Mais bon, c'est la fausse fin.

 

        On ne peut pas concevoir un concert de Frank Black sans un rappel très consistant. Alors on applaudit, on tape des pieds, ils doivent revenir sur scène, c'est un ordre ! Ca hurle, ça siffle. Mais l'inévitable conclusion, trop prévisible, sur la désormais chanson "culte d'une génération", me serre déjà l'estomac. Cela signifie l'achèvement d'un concert fabuleux que l'on aurait bien vu durer 3 heures. Donc non, on ne veut pas l'entendre cette fameuse chanson. On sait, on se doute, qu'une bonne partie du public n'attend que cela. Mais pour nous elle représente la frustration. Elle nous énerve à l'avance. Nous attriste. Nous exaspère. Alors, dans un fol élan, Dolmancé réclame ce Manitoba qui lui tient tant à cœur. Et ce, au moment où le groupe monte sur scène. De l'autre côté de la salle, quelqu'un crie : "Los Angeles !". Certes. Dolmancé tente un ultime gag récurent, avec ce mythique : "The Jacques Tati !". Et là, soudain, c'est l'attentat, l'incident diplomatique. Juste derrière nous, on crie : "Where Is My Mind !!". Ah ! C'est trop ! A ce moment du concert, c'est une attaque personnelle ! Je perds mon si généreux sang froid et me retourne en un réflexe pour répondre assez vindicativement : "C'est bon ! Il va la jouer !". Parce que bon, parce que merde ! Parce que voilà ! On sait qu'il ne jouera pas The Jacques Tati, ni If It Takes All Night, ni So. Bay, ni Big Red, ni Two Spaces, ni Man of Steel, encore moins Alec Eiffel, The Happening ou Motorway To Roswell. Mais ça, Where Is My Mind, on ne va pas y couper. Tout le monde va être aux anges. Mais ce sera fini. Et puis zut ! Ce soir-là, même Goodbye Lorraine, surtout Goodbye Lorraine, avait plus d'âme que les Pixies. On n'y peut rien, c'est ainsi. Et même si rien n'égale Trompe Le Monde et Bossanova, en concert les chansons de Frank Black écrasent celles des Pixies.

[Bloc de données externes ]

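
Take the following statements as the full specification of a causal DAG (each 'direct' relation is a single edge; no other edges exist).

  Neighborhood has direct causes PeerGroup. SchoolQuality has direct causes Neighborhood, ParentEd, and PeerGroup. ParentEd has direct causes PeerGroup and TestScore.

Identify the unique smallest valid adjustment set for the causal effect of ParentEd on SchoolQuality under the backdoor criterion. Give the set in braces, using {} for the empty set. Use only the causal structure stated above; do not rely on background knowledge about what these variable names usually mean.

Variables eligible for adjustment (non-descendants of ParentEd, excluding ParentEd and SchoolQuality): {Neighborhood, PeerGroup, TestScore}.
Backdoor paths from ParentEd to SchoolQuality:
  P1: ParentEd <- PeerGroup -> Neighborhood -> SchoolQuality
  P2: ParentEd <- PeerGroup -> SchoolQuality
The empty set is not sufficient: P1 (ParentEd <- PeerGroup -> Neighborhood -> SchoolQuality) has no collider blocking it and no conditioned non-collider, so it is open.
Try {PeerGroup}:
  P1: blocked at fork node PeerGroup ∈ conditioning set.
  P2: blocked at fork node PeerGroup ∈ conditioning set.
{PeerGroup} contains no descendant of ParentEd and blocks every backdoor path.
No other singleton works — e.g. {TestScore} leaves P1 open — so {PeerGroup} is the unique smallest valid adjustment set.

{PeerGroup}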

        Mais je n'ai pas le temps de me chagriner davantage, déjà tout est oublié au moment où Frank Black entame le mirifique The Farewell Bend. Ah ! Black Letter Days, encore disque de l'année !! L'instant de grâce est à peine achevé que voilà, ça y est, nous y sommes, c'est le putain de Fight Club. Un bon film, par ailleurs. Et une chanson géniale, que j'ai toujours adoré depuis la toute première écoute. Rien ne peut la détruire. Ce fut donc Where Is My Mind. Mais c'est quand tout semble achevé que les miracles naissent. Et les Pixies ont à peine le temps de sauter par la fenêtre que Frank Black débute Bullet. Du Catholics pur et dur. C'est l'extase mystique. La manne céleste. Le cadeau des Dieux. Mais pourquoi la foi avait-elle pu vaciller ? Comment ai-je pu douter de Charles Thompson ? Comment ai-je pu croire qu'il allait vendre son âme sans se battre ? Et le voilà qui rue dans les brancards. Et avec quel panache ! Il explose les Pixies, ventile Placebo, réduit à néant le Fight Club. Il atomise et ne laisse rien derrière lui. 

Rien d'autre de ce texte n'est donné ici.